Problem #1: Various parts of the Expedia website were not fully accessible at the time. We needed to provide a great experience for all Expedia users including those with disabilities. Expedia committed to be fully accessible by the end of 2016.
Problem #2: Existing processes were not working: Accessibility audits happened after the design phase, and thus regularly led to wasted effort and risks to launch timelines.
How do we know this was a problem?
Inadequate accessibility is a problem because it excludes a group of people from being able to use our website, which is not consistent with Expedia's values.
We knew that our internal processes for meeting Accessibility compliance were broken for multiple reasons...
Assesments were done by a small centralized team for the entire org, which was not scaleable as the number of projects grew.
Technical understanding of accessibility was very low among the Dev and UX orgs, which meant that designs were not created considering accessibility constraints.
Many components and pages needed to be re-worked for accessibility after the fact, which is a costly approach in terms of time and money.
In most cases the accessible experience was very poor and not the same quality as the sighted experience.
Is the problem worth solving?
We design for everyone, therefore we create experiences for our users regardless their ability.
Everyone has the right to shop for a trip on their own.
Creating an accessible website is actually a design problem.
Accessible patterns usually leads to more scaleable and sustainable websites.
Catching an accessibility bug early (during the design phase) is 10 times less expensive than catching it on the live site. We would be saving a lot of money!
Have others tried to solve the same problem?
The principles of Universal Design are well-known in the UX industry. It's the bleeding-edge solution for sustainability in accessible design. Universal Design states that accessibility is a design problem and thus part of the design process.
We also had a set of people in the Expedia org who posessed a good understanding of Accessibility guidelines, and we could leverage their knowledge.
In terms of the tactics that we would need (in order to implement a solution at Expedia), we would have to solve this ourselves to fit the needs of our organization.
How can we solve it?
Embeddings
I then realized that the organization as a whole would have to adopt Universal Design. This would be the only way that we could move away from expensive audits and "policing" work, and arrive at a sustainable and scalable process.
I thus proposed a solution called 'Accessibility Embeddings'.
'Embeddings' enabled us to incrementally each Design team within the Expedia organization.

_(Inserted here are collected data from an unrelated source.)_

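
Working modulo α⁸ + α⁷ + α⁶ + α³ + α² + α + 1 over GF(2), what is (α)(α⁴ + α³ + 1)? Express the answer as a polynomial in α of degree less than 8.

Multiply in GF(2)[α]: (α)·(α⁴ + α³ + 1) = α⁵ + α⁴ + α.
Reduced: α⁵ + α⁴ + α.

α^5 + α^4 + α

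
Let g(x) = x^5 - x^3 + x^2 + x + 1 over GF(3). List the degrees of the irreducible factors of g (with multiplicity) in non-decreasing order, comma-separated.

1, 2, 2

Roots in GF(3): g(0) = 1; g(1) = 0 → root; g(2) = 1.
Linear factors from roots: (x - 1).
Complete factorization: g(x) = (x - 1)·(x^2 + 1)·(x^2 + x - 1).
Factor degrees with multiplicity: 1 + 2 + 2 = 5.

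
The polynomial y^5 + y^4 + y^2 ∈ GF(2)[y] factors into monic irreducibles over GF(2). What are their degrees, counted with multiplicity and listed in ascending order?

Write h(y) = y^5 + y^4 + y^2.
Roots in GF(2): h(0) = 0 → root; h(1) = 1.
Linear factors from roots: (y).
Complete factorization: h(y) = (y)^2·(y^3 + y^2 + 1).
Factor degrees with multiplicity: 1 + 1 + 3 = 5.

1, 1, 3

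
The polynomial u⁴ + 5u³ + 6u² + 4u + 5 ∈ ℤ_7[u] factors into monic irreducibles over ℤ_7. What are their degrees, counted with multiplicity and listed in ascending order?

1, 1, 1, 1

Write f(u) = u⁴ + 5u³ + 6u² + 4u + 5.
Linear factors from roots: (u + 6), (u + 4), (u + 3).
Complete factorization: f(u) = (u + 3)·(u + 4)·(u + 6)^2.
Factor degrees with multiplicity: 1 + 1 + 1 + 1 = 4.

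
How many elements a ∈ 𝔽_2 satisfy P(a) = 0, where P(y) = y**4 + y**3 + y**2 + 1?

Evaluate at each of the 2 elements of 𝔽_2:
P(0) = 1; P(1) = 0 → root.
Roots: {1}.

1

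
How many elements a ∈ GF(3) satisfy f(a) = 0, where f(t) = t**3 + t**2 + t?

Evaluate at each of the 3 elements of GF(3):
f(0) = 0 → root; f(1) = 0 → root; f(2) = 2.
Roots: {0, 1}.

2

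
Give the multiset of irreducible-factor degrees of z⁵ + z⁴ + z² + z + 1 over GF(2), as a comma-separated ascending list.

5

Write h(z) = z⁵ + z⁴ + z² + z + 1.
Roots in GF(2): h(0) = 1; h(1) = 1.
Complete factorization: h(z) = (z⁵ + z⁴ + z² + z + 1).
Factor degrees with multiplicity: 5 = 5.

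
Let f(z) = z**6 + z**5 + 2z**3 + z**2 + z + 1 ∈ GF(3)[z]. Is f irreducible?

Check for roots in GF(3): f(0) = 1; f(1) = 1; f(2) = 2.
No roots, so no linear factors.
Monic irreducibles of degree 2 over GF(3): z**2 + 1, z**2 + z + 2, z**2 + 2z + 2.
None of them divide f (all give nonzero remainder).
Degree-3 irreducible divisors: test the 8 monic irreducibles of degree 3 over GF(3).
None of them divide f (all give nonzero remainder).
No irreducible factor of degree ≤ 3 exists, so f is irreducible over GF(3).

Yes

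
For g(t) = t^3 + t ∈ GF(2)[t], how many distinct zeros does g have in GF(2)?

2

Evaluate at each of the 2 elements of GF(2):
g(0) = 0 → root; g(1) = 0 → root.
Roots: {0, 1}.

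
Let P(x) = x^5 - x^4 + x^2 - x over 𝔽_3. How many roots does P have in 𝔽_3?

Evaluate at each of the 3 elements of 𝔽_3:
P(0) = 0 → root; P(1) = 0 → root; P(2) = 0 → root.
Roots: {0, 1, 2}.

3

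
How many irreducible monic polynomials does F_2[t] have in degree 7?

18

Gauss's count: N_{2}(7) = (1/7) Σ_{d|7} μ(7/d)·2^d.
Divisors of 7: 1, 7; μ(7/d) for each: -1, 1.
Σ = − 2^1 + 2^7 = 126.
N = 126/7 = 18.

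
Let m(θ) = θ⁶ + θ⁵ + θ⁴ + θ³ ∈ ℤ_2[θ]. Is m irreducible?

Check for roots in ℤ_2: m(0) = 0 → root; m(1) = 0 → root.
m(0) = 0, so (θ) divides m(θ); m is reducible.

No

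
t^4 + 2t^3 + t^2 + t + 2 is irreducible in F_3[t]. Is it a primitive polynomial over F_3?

Yes

Write f(t) = t^4 + 2t^3 + t^2 + t + 2.
|GF(3^4)^×| = 3^4 − 1 = 80. Prime factorization: 80 = 2^4·5.
f is primitive ⇔ t has order 80 in GF(3)[t]/(f), i.e. t^(80/q) ≠ 1 for each prime q | 80.
t^(40) mod f = 2.
t^(16) mod f = t^3 + 1.
None equal 1, so t has full order 80; f is primitive.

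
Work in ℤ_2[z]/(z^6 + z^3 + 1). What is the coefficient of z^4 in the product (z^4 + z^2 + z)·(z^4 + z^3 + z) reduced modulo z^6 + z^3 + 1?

Multiply in ℤ_2[z]: (z^4 + z^2 + z)·(z^4 + z^3 + z) = z^8 + z^7 + z^6 + z^5 + z^4 + z^3 + z^2.
Reduce using z^6 ≡ z^3 + 1 (mod z^6 + z^3 + 1).
Reduced: z + 1.

0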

The process took 2 sprints to implement for each design team.
The focus in the first sprint is educational. Designers receive trainings to learn how to design with accessibility in mind (trainings are provided by an Accessibility expert who is "embedded" into the design team).
The second sprint enables the team to practice all of the new knowledge acquired, while continuing to receive feedback.
By the end of the process, designers are more confident in designing with accessibility in mind, creating hand-off assets that fully communicate design intent, and ensure through UAT that the intent was materialized in the accessibile experience.
JDI - Journey to Disability Inclussion
In addition to Embeddings, we developed a game to expand the reach of our Accessibility trainings at Expedia, beyond the design organization.
As alternatives, we considered workhops or lunch brownbags. However, given the busy schedules of everyone in the organization, we realized that developing a game would be more effective. This would enable people to learn Accessibility whenever was most convenient for them.
Plus, everybody loves to play a game.
The game consisted of interactive activities. Each activity represented a the typical challenge that a person with a disability would face, as the result of the typical accessibility problems that occur in an inaccessible web experience.
These series of games illustrate how people with disabilities experience the web when it is not accessible. The challenge also illustrates how we can solve each particular use case.
We rolled it out as part of a Global Accessibility Awareness Day, and indeed a large portion of Expedia's organization completed it.
By making these challenges obvious (to people who do not have that particular disability), empathy is created and so is learning
Have we solved the problem?
Accessibility embeddings have indeed resulted in a much more scalable and sustainable process in the UX org.
It is now also much easier to work with the broader Expedia organization, as they have a basic understanding of Accessibility resulting from the Accessibility Game.
The volume of Accessibility problems being created has been reduced significantly, and we now rarely have to re-work designs after the fact.
We do continue to do occassional audits to discover any problems, and identify the need for additional trainings or opportunities to further improve the process.